Media Management: Steering Your Kids’ Appetites (1310 hits)
It seems like the American media is like a mile-long buffet table with a million options—most of them spoiled or rancid? Today on Home School Heartbeat, host Mike Farris and Jeff Myers talk about how a family can choose its media diet with discernment. Program Audio--Click below to Listen Online http://www.hslda.org/docs/hshb/103/hshb103...
Daily Transcript Mike Farris: Jeff, last time we talked about your family’s practices concerning movies. How do you handle the consumption of other media in your home: music, video games, blogs, news, and so on?
Jeff Myers: The scholarship, Mike, on this issue is exactly what your common sense is telling you: the more unplugged your kids are, the healthier they will be.

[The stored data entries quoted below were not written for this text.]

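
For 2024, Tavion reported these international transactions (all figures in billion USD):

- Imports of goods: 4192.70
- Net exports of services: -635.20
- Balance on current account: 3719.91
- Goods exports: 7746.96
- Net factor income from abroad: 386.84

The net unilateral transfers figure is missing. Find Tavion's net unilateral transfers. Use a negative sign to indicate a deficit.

Current account = goods balance + services balance + net primary income + net secondary income
Sum of the known components = 3305.90
Net unilateral transfers = CA - (known components) = 3719.91 - 3305.90 = 414.01

414.01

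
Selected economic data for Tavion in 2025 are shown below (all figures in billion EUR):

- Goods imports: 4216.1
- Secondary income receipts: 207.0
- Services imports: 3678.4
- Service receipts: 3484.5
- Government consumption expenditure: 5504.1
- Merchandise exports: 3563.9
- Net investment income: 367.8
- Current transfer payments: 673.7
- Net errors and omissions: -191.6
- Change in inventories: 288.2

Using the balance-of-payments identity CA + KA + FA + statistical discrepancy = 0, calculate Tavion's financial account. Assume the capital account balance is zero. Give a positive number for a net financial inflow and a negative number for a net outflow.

1136.6

Goods balance = 3563.9 - 4216.1 = -652.2
Services balance = 3484.5 - 3678.4 = -193.9
Trade balance (goods + services) = -652.2 + (-193.9) = -846.1
Net primary income = 367.8
Net secondary income = 207.0 - 673.7 = -466.7
Current account = -846.1 + 367.8 + (-466.7) = -945.0
Financial account = -(-945.0 + (-191.6)) = 1136.6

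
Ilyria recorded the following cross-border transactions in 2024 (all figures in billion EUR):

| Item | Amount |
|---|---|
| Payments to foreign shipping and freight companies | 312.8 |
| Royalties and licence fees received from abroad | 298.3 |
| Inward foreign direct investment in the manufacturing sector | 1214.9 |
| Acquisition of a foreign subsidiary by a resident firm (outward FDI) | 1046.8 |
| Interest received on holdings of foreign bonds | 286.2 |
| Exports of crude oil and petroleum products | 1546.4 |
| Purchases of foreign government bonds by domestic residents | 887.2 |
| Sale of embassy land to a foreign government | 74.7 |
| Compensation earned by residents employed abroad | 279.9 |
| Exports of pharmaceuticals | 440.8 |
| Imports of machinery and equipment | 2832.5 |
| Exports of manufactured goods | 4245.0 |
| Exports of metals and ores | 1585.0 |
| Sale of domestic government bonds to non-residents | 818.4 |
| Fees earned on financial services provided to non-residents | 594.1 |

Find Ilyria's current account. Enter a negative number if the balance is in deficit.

6130.4

Goods: -2832.5 + 1585.0 + 440.8 + 4245.0 + 1546.4 = 4984.7
Services: 594.1 + 298.3 - 312.8 = 579.6
Primary income: 286.2 + 279.9 = 566.1
Current account = 4984.7 + 579.6 + 566.1 = 6130.4
(Excluded from the current account — financial account: inward foreign direct investment in the manufacturing sector 1214.9, acquisition of a foreign subsidiary by a resident firm (outward FDI) 1046.8, purchases of foreign government bonds by domestic residents 887.2, sale of domestic government bonds to non-residents 818.4; capital account: sale of embassy land to a foreign government 74.7.)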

But you can’t just unplug from bad things, you have to plug into good things. So, we have no computers, television, or video games in bedrooms. We have one computer in our home for everybody to use, and it’s located in a small room, just off the kitchen. Every kid gets a half-hour a week to play video games.
But the whole issue came to a head with our family a couple years ago, when my kids wanted a Wii for Christmas. I told them, we’re not going to get a Wii, but anything that you want to play with outside—that I can afford—I’ll get you. So we have a two-story playhouse, a fire pit, a 124-foot zip line, a trampoline, a motorbike, five kayaks, an archery range, enough air soft guns to outfit a small army, and who knows what else. But we didn’t actually spend a fortune on it. We built most of it ourselves, and we got a lot on sale.
But we had to make a conscious decision to use what money we had to buy time—time together, and time outside. And it’s made an amazing difference in our home.
Mike: Jeff, that’s a really, really positive perspective. I appreciate you sharing it. I’m Mike Farris.